In the journals: Indoor tanning is strongly linked to melanoma risk
Indoor tanning now attracts about one million people every day — more than two-thirds of them women and most of them under age 30. Since 1980, while the incidence of many other cancers has leveled off or fallen, melanoma, the deadliest form of skin cancer, has become more common. According to the National Cancer Institute, melanoma rates among white women ages 20 to 49 more than doubled between 1975 and 2007. Many health organizations (including the American Academy of Dermatology Association and the Skin Cancer Foundation) have concluded that tanning salons and indoor tanning devices are linked to the rise in melanoma, and these groups are demanding stricter regulations.

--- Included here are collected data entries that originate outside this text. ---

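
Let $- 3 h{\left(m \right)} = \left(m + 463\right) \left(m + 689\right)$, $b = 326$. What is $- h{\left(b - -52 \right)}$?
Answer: $\frac{897347}{3} \approx 2.9912 \cdot 10^{5}$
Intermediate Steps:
$h{\left(m \right)} = - \frac{\left(463 + m\right) \left(689 + m\right)}{3}$ ($h{\left(m \right)} = - \frac{\left(m + 463\right) \left(m + 689\right)}{3} = - \frac{\left(463 + m\right) \left(689 + m\right)}{3}$)
$- h{\left(b - -52 \right)} = - (- \frac{319007}{3} - 384 \left(326 - -52\right) - \frac{\left(326 - -52\right)^{2}}{3}) = - (- \frac{319007}{3} - 384 \left(326 + 52\right) - \frac{\left(326 + 52\right)^{2}}{3}) = - (- \frac{319007}{3} - 145152 - \frac{378^{2}}{3}) = - (- \frac{319007}{3} - 145152 - 47628) = \left(-1\right) \left(- \frac{897347}{3}\right) = \frac{897347}{3}$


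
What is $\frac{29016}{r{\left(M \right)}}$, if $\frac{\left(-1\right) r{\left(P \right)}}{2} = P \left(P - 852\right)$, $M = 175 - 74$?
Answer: $\frac{14508}{75851} \approx 0.19127$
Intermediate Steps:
$M = 101$ ($M = 175 - 74 = 101$)
$r{\left(P \right)} = - 2 P \left(-852 + P\right)$ ($r{\left(P \right)} = - 2 P \left(P - 852\right) = - 2 P \left(-852 + P\right)$)
$\frac{29016}{r{\left(M \right)}} = \frac{29016}{2 \cdot 101 \left(852 - 101\right)} = \frac{29016}{2 \cdot 101 \cdot 751} = \frac{29016}{151702} = 29016 \cdot \frac{1}{151702} = \frac{14508}{75851}$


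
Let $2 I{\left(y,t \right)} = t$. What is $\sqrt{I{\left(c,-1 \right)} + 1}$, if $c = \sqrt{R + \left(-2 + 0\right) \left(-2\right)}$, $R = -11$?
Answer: $\frac{\sqrt{2}}{2} \approx 0.70711$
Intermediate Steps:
$c = i \sqrt{7}$ ($c = \sqrt{-11 + \left(-2 + 0\right) \left(-2\right)} = \sqrt{-11 - -4} = \sqrt{-11 + 4} = \sqrt{-7} = i \sqrt{7} \approx 2.6458 i$)
$I{\left(y,t \right)} = \frac{t}{2}$
$\sqrt{I{\left(c,-1 \right)} + 1} = \sqrt{\frac{1}{2} \left(-1\right) + 1} = \sqrt{- \frac{1}{2} + 1} = \sqrt{\frac{1}{2}} = \frac{\sqrt{2}}{2}$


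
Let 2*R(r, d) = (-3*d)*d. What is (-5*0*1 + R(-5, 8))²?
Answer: 9216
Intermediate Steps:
R(r, d) = -3*d²/2 (R(r, d) = ((-3*d)*d)/2 = (-3*d²)/2 = -3*d²/2)
(-5*0*1 + R(-5, 8))² = (-5*0*1 - 3/2*8²)² = (0*1 - 3/2*64)² = (0 - 96)² = (-96)² = 9216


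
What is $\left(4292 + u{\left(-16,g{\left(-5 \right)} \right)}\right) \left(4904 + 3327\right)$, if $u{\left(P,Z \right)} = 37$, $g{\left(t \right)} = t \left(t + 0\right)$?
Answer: $35631999$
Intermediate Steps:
$g{\left(t \right)} = t^{2}$ ($g{\left(t \right)} = t t = t^{2}$)
$\left(4292 + u{\left(-16,g{\left(-5 \right)} \right)}\right) \left(4904 + 3327\right) = \left(4292 + 37\right) \left(4904 + 3327\right) = 4329 \cdot 8231 = 35631999$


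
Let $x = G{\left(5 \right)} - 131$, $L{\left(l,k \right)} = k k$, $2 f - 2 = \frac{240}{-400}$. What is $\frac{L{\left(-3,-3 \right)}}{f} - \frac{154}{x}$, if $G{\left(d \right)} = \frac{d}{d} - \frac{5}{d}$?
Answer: $\frac{12868}{917} \approx 14.033$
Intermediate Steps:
$G{\left(d \right)} = 1 - \frac{5}{d}$
$f = \frac{7}{10}$ ($f = 1 + \frac{240 \frac{1}{-400}}{2} = 1 + \frac{240 \left(- \frac{1}{400}\right)}{2} = 1 + \frac{1}{2} \left(- \frac{3}{5}\right) = 1 - \frac{3}{10} = \frac{7}{10} \approx 0.7$)
$L{\left(l,k \right)} = k^{2}$
$x = -131$ ($x = \frac{-5 + 5}{5} - 131 = \frac{1}{5} \cdot 0 - 131 = 0 - 131 = -131$)
$\frac{L{\left(-3,-3 \right)}}{f} - \frac{154}{x} = \frac{\left(-3\right)^{2}}{\frac{7}{10}} - \frac{154}{-131} = 9 \cdot \frac{10}{7} - - \frac{154}{131} = \frac{90}{7} + \frac{154}{131} = \frac{12868}{917}$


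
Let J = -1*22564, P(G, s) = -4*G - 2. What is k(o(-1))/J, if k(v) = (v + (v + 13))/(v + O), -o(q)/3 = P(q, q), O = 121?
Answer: -1/2594860 ≈ -3.8538e-7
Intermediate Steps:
P(G, s) = -2 - 4*G
o(q) = 6 + 12*q (o(q) = -3*(-2 - 4*q) = 6 + 12*q)
k(v) = (13 + 2*v)/(121 + v) (k(v) = (v + (v + 13))/(v + 121) = (v + (13 + v))/(121 + v) = (13 + 2*v)/(121 + v))
J = -22564
k(o(-1))/J = ((13 + 2*(6 + 12*(-1)))/(121 + (6 + 12*(-1))))/(-22564) = ((13 + 2*(6 - 12))/(121 + (6 - 12)))*(-1/22564) = ((13 + 2*(-6))/(121 - 6))*(-1/22564) = ((13 - 12)/115)*(-1/22564) = ((1/115)*1)*(-1/22564) = (1/115)*(-1/22564) = -1/2594860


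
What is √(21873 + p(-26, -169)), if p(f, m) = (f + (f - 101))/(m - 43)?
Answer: √245773137/106 ≈ 147.90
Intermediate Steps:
p(f, m) = (-101 + 2*f)/(-43 + m) (p(f, m) = (f + (-101 + f))/(-43 + m) = (-101 + 2*f)/(-43 + m))
√(21873 + p(-26, -169)) = √(21873 + (-101 + 2*(-26))/(-43 - 169)) = √(21873 + (-101 - 52)/(-212)) = √(21873 - 1/212*(-153)) = √(21873 + 153/212) = √(4637229/212) = √245773137/106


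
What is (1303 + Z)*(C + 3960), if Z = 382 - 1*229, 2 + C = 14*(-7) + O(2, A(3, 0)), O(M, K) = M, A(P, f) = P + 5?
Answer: 5623072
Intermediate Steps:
A(P, f) = 5 + P
C = -98 (C = -2 + (14*(-7) + 2) = -2 + (-98 + 2) = -2 - 96 = -98)
Z = 153 (Z = 382 - 229 = 153)
(1303 + Z)*(C + 3960) = (1303 + 153)*(-98 + 3960) = 1456*3862 = 5623072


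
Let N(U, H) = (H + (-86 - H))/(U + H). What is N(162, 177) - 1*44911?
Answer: -15224915/339 ≈ -44911.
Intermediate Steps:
N(U, H) = -86/(H + U)
N(162, 177) - 1*44911 = -86/(177 + 162) - 1*44911 = -86/339 - 44911 = -15224915/339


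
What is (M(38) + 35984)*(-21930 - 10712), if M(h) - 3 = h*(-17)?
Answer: -1153600922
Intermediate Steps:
M(h) = 3 - 17*h (M(h) = 3 + h*(-17) = 3 - 17*h)
(M(38) + 35984)*(-21930 - 10712) = ((3 - 17*38) + 35984)*(-21930 - 10712) = ((3 - 646) + 35984)*(-32642) = (-643 + 35984)*(-32642) = 35341*(-32642) = -1153600922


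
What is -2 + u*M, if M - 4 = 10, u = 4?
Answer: 54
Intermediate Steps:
M = 14 (M = 4 + 10 = 14)
-2 + u*M = -2 + 4*14 = -2 + 56 = 54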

A study at the University of Minnesota — published in the journal Cancer Epidemiology, Biomarkers, and Prevention (June 2010) — offers the strongest case yet for that link. Researchers collected information from 1,167 Minnesotans diagnosed with melanoma between 2004 and 2007 and compared them with 1,101 age- and gender-matched people without melanoma who were drawn from the state list of driver's license holders. Researchers asked participants when they started indoor tanning, how long and how often they tanned, and what devices they used. They were also asked about burns resulting from indoor tanning and other melanoma risk factors, including family history of the disease.